I’m juggling three stories of major interest, but can’t do justice to all of them at once:
—The Corcoran Gallery’s likely dismemberment, for which that Washington, DC, institution on Saturday issued a detailed list of FAQs, answering some important questions but raising others.
—The raucous surprise protest demonstration Saturday evening inside the Guggenheim Museum, New York, lambasting alleged human rights violations involving Abu Dhabi construction workers, to which the Guggenheim issued a cryptic but somewhat encouraging response. Guggenheim director Richard Armstrong has previously expressed strong concern for workers’ rights. In today’s annoucement, the Guggenheim Foundation stated: “It is important to clarify that the Guggenheim Abu Dhabi is not yet under construction.” Might that signify that construction of the much delayed Frank Gehry-designed Guggenheim satellite won’t begin, absent an ironclad guarantee of humane treatment of migrant workers there?
—The much anticipated and very welcome inclusion of the Grand Bargain to protect in perpetuity the Detroit Institute of Arts’ (DIA’s) collection in the Plan of Adjustment filed on Friday in U.S. Bankruptcy Court by Kevyn Orr, the city’s emergency manager.
Let’s focus, for now, on this good news from Detroit. Here’s the relevant excerpt from Orr’s Summary of the Plan of Adjustment:
The city intends to:
Emphasize negotiated solutions—including through continuing federal mediation—that maximize creditor recoveries while allowing the City to meet its obligations and have a viable future.
The Plan contemplates:
—A consensual resolution of matters related to the DIA expected to yield approximately $465 million from certain philanthropic foundations and DIA Corp., which funds would be devoted to increasing the assets of the City’s two pension funds.
—A potential agreement involving the State that would provide as much as $350 million for pension claims in exchange for releases from pension claimants that elect to participate in the settlement.
According to p. 42 of the more detailed Plan for the Adjustment of Debts of the City of Detroit, the money to be contributed by foundations towards the Grand Bargain (now pegged at $365 million) and the additional $100 million that DIA has committed to raise to secure its independence from the city and its ownership of its collection are to be paid out over a 20-year period.

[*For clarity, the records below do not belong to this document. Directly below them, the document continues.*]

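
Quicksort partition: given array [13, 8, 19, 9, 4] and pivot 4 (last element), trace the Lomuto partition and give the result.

Lomuto partition with pivot = 4:

Initial array: [13, 8, 19, 9, 4]

arr[0]=13 > 4: no swap
arr[1]=8 > 4: no swap
arr[2]=19 > 4: no swap
arr[3]=9 > 4: no swap

Place pivot at position 0: [4, 8, 19, 9, 13]
Pivot position: 0

After partitioning with pivot 4, the array becomes [4, 8, 19, 9, 13]. The pivot is placed at index 0. All elements to the left of the pivot are <= 4, and all elements to the right are > 4.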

Reacting to Friday’s important step forward, the Detroit Institute issued an exultant statement that proclaimed, in part:
As a result [of Orr’s plan], the museum will remain and grow as an anchor of Detroit’s Midtown neighborhood and will continue to contribute greatly to a resurgent Detroit…
…or maybe not.
All of the financial pieces have to come together for the “Grand Bargain” to happen, and Detroit’s other stakeholders must agree to a settlement freeing the DIA and its collection from city control. As soon as Orr’s settlement plan was publicly released, the many stakeholders who felt shortchanged started screaming.

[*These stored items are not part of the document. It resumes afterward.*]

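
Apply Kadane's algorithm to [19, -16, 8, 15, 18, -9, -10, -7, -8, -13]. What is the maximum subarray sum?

Using Kadane's algorithm on [19, -16, 8, 15, 18, -9, -10, -7, -8, -13]:

Scanning through the array:
Position 1 (value -16): max_ending_here = 3, max_so_far = 19
Position 2 (value 8): max_ending_here = 11, max_so_far = 19
Position 3 (value 15): max_ending_here = 26, max_so_far = 26
Position 4 (value 18): max_ending_here = 44, max_so_far = 44
Position 5 (value -9): max_ending_here = 35, max_so_far = 44
Position 6 (value -10): max_ending_here = 25, max_so_far = 44
Position 7 (value -7): max_ending_here = 18, max_so_far = 44
Position 8 (value -8): max_ending_here = 10, max_so_far = 44
Position 9 (value -13): max_ending_here = -3, max_so_far = 44

Maximum subarray: [19, -16, 8, 15, 18]
Maximum sum: 44

The maximum subarray is [19, -16, 8, 15, 18] with sum 44. This subarray runs from index 0 to index 4.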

As quoted in the NY Times, Lee Saunders, president of the American Federation of State, County and Municipal Employees, called Orr’s plan “an abomination.” The Detroit Free Press quoted Steve Spencer, financial adviser to Financial Guaranty Insurance Company and Syncora (two of Detroit’s largest unsecured creditors) asserting that “it is vital that the full value of the [DIA’s] collection be explored in order to generate potentially billions of additional dollars [emphasis added] for the benefit of all creditors.”
And Michigan Gov. Rick Snyder was quoted in the Detroit Free Press as warning that getting the state legislature to allocate up to $350 million towards the plan “won’t be easy.”

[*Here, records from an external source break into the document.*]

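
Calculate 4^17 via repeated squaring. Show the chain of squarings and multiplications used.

Computing 4^17 by squaring (build up from 4^1; each line after the first costs one multiplication):

4^1 = 4
4^2 = (4^1)^2 = 4^2 = 16
4^4 = (4^2)^2 = 16^2 = 256
4^8 = (4^4)^2 = 256^2 = 65536
4^16 = (4^8)^2 = 65536^2 = 4294967296
4^17 = 4 * 4^16 = 4 * 4294967296 = 17179869184

Result: 17179869184
Multiplications needed: 5 (5 lines after 4^1)

4^17 = 17179869184. Using exponentiation by squaring, this requires 5 multiplications. The key idea: if the exponent is even, square the half-power; if odd, multiply by the base once.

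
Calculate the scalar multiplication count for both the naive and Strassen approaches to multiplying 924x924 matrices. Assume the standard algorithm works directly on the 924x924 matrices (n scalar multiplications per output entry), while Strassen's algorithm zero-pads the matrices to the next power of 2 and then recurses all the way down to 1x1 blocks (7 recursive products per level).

Matrix multiplication for 924x924 matrices:

Strassen's algorithm requires power-of-2 dimensions. Pad 924x924 to 1024x1024 (next power of 2).

Standard algorithm: 924^3 = 788889024 multiplications
Strassen's algorithm: 7^(log2(1024)) = 7^10 = 282475249 multiplications
Savings: 788889024 - 282475249 = 506413775 multiplications

Standard: 788889024 multiplications (924^3). Strassen: 282475249 multiplications (7^10, after padding to 1024x1024). Strassen reduces 8 recursive multiplications to 7 at each level.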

One need only read the barrage of tweets over the last few days by the Free Press’ inexhaustible Nathan Bomey to realize how far away the bankruptcy stakeholders still are from reaching an agreement.
We can only hope that after the first swell of heated rhetoric and trash talk, all the sides come to their senses in time to realize that it’s in everyone’s best interests to negotiate, not litigate.
I’m not laying any odds on whether or not this will happen.